20 de novembro de 2013

A Governança da Internet do futuro


“Estamos no momento certo para uma mudança. Não podemos perder a oportunidade. Vemos o futuro da governança da Internet como uma evolução do que está sendo feito hoje”.

Assim, direto, Raúl Echeberría, diretor executivo do LACNIC, garantiu à comunidade da Internet da América Latina e o Caribe que é hora de aproveitar o impulso conjuntural da diplomacia mundial para reforçar a abordagem multistakeholder do “governo” da Internet. E os ventos que sopram, disse ele, estão indo pelo caminho promovido pela sociedade civil na última década: uma Internet aberta e participativa, sem dependência legal e política de grandes corporações ou potências mundiais.

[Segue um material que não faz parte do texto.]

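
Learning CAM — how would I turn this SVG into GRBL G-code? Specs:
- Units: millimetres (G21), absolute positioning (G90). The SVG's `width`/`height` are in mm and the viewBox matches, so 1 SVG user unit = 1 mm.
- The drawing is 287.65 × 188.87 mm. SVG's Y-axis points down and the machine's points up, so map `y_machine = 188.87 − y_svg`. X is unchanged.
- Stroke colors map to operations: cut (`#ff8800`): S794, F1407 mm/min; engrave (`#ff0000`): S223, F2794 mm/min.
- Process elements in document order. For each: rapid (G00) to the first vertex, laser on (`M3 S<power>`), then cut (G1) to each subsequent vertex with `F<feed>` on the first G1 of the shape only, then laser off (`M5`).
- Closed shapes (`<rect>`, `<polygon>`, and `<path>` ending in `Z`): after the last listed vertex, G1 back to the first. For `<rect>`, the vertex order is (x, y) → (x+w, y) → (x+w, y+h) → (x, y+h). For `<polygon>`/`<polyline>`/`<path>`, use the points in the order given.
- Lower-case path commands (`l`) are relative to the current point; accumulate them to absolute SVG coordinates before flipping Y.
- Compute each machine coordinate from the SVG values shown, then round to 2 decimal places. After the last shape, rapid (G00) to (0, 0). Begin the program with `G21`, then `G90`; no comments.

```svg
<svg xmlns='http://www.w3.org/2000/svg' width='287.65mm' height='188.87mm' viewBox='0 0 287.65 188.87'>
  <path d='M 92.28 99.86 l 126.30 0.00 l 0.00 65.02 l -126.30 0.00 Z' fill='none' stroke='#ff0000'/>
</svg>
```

G21
G90
G00 X92.28 Y89.01
M3 S223
G1 X218.58 Y89.01 F2794
G1 X218.58 Y23.99
G1 X92.28 Y23.99
G1 X92.28 Y89.01
M5
G00 X0.00 Y0.00

Since the viewBox matches the mm dimensions, user units are millimetres directly. The only transform is the Y-flip y_m = 188.87 − y_svg.

Shape 1 is a rectangle drawn with `<path>`. Its stroke #ff0000 means engrave at S223, F2794. After flipping Y the toolpath is (92.28,89.01) → (218.58,89.01) → (218.58,23.99) → (92.28,23.99) → (92.28,89.01), returning to the start.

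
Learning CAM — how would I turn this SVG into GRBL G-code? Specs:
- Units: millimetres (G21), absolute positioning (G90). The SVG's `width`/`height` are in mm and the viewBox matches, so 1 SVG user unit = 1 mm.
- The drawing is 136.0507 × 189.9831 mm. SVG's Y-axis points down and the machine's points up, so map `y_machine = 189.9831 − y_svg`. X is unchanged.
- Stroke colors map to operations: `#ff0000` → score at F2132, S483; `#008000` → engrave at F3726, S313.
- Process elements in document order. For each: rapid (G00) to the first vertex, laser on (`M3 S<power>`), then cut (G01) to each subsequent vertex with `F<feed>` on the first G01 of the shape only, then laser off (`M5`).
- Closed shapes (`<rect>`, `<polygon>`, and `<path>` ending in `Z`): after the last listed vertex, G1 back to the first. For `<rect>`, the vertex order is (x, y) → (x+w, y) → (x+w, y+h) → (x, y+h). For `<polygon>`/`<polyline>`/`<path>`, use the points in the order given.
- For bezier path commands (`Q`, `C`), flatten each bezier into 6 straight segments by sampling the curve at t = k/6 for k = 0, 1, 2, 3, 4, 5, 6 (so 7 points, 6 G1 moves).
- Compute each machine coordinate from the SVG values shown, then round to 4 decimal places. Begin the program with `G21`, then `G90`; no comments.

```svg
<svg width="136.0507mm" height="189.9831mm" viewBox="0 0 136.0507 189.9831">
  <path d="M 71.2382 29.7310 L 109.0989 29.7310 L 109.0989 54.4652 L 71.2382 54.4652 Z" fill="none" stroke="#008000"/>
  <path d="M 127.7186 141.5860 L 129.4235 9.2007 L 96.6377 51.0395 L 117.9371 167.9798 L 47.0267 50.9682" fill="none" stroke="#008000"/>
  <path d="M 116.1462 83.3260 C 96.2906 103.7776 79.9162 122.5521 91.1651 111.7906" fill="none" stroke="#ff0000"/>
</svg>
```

Since the viewBox matches the mm dimensions, user units are millimetres directly. The only transform is the Y-flip y_m = 189.9831 − y_svg.

Shape 1 is a rectangle drawn with `<path>`. Its stroke #008000 means engrave at S313, F3726. After flipping Y the toolpath is (71.2382,160.2521) → (109.0989,160.2521) → (109.0989,135.5179) → (71.2382,135.5179) → (71.2382,160.2521), returning to the start.

Shape 2 is a open polyline drawn with `<path>`. Its stroke #008000 means engrave at S313, F3726. After flipping Y the toolpath is (127.7186,48.3971) → (129.4235,180.7824) → (96.6377,138.9436) → (117.9371,22.0033) → (47.0267,139.0149).

Shape 3 is a cubic bezier drawn with `<path>`. Its stroke #ff0000 means score at S483, F2132. After flipping Y the toolpath is (116.1462,106.6571) → (106.6203,96.7000) → (98.3452,87.7963) → (91.9915,80.7199) → (88.2298,76.2445) → (87.7308,75.1441) → (91.1651,78.1925).

G21
G90
G00 X71.2382 Y160.2521
M3 S313
G01 X109.0989 Y160.2521 F3726
G01 X109.0989 Y135.5179
G01 X71.2382 Y135.5179
G01 X71.2382 Y160.2521
M5
G00 X127.7186 Y48.3971
M3 S313
G01 X129.4235 Y180.7824 F3726
G01 X96.6377 Y138.9436
G01 X117.9371 Y22.0033
G01 X47.0267 Y139.0149
M5
G00 X116.1462 Y106.6571
M3 S483
G01 X106.6203 Y96.7000 F2132
G01 X98.3452 Y87.7963
G01 X91.9915 Y80.7199
G01 X88.2298 Y76.2445
G01 X87.7308 Y75.1441
G01 X91.1651 Y78.1925
M5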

Poucas horas após o desembarque de Bali (Indonésia) –onde aconteceu o Fórum de Governança da Internet sob os auspícios das Nações Unidas- e a três semanas da Declaração de Montevidéu, Echeverría mostrou-se entusiasta com os novos tempos que se aproximam na Governança da Internet.

Durante sua apresentação em Curaçao no LACNIC 20, o CEO do LACNIC contou a história do acontecido na última década na Governança da Internet. “Nesses 10 anos de discussão, muitos atores tiveram uma percepção de “status quo”, mas no LACNIC pensamos que a situação em 2003 e 2013 é bem diferente, radicalmente diferente. Hoje – a diferença do acontecido em 2003- o relacionamento entre todos os atores na região é fluido, acredito que inclusive na América Latina e o Caribe atingimos um nível de amadurecimento no relacionamento entre todos os atores vinculados à Internet que pode ser considerado um exemplo a nível mundial”.

(Acesso livre, não requer assinatura)

Contou que o LACNIC já não precisa bater nas portas dos fóruns intergovernamentais, porque os convites chegam sozinhos. “Somos convidados porque consideram que as nossas contribuições são muito valiosas para a discussão. Um exemplo disso é o eLAC, que nasceu das conferências ministeriais: ali há um mecanismo de acompanhamento onde o Lacnic tem o seu lugar”.

Tem sido uma década vencedora, em que as organizações da sociedade civil aumentaram a capacidade de influencia no mundo todo. “Na Cúpula da Sociedade da Informação de 2003, as ONG não governamentais não podiam entrar nos salões. Devíamos esperar nos corredores para fazer lobby ou encontrar-nos com representantes de governos conhecidos para trocar opiniões. Hoje ninguém pensa em levar adiante uma discussão sobre a Governança da Internet sem todos os atores”, afirmou Raúl.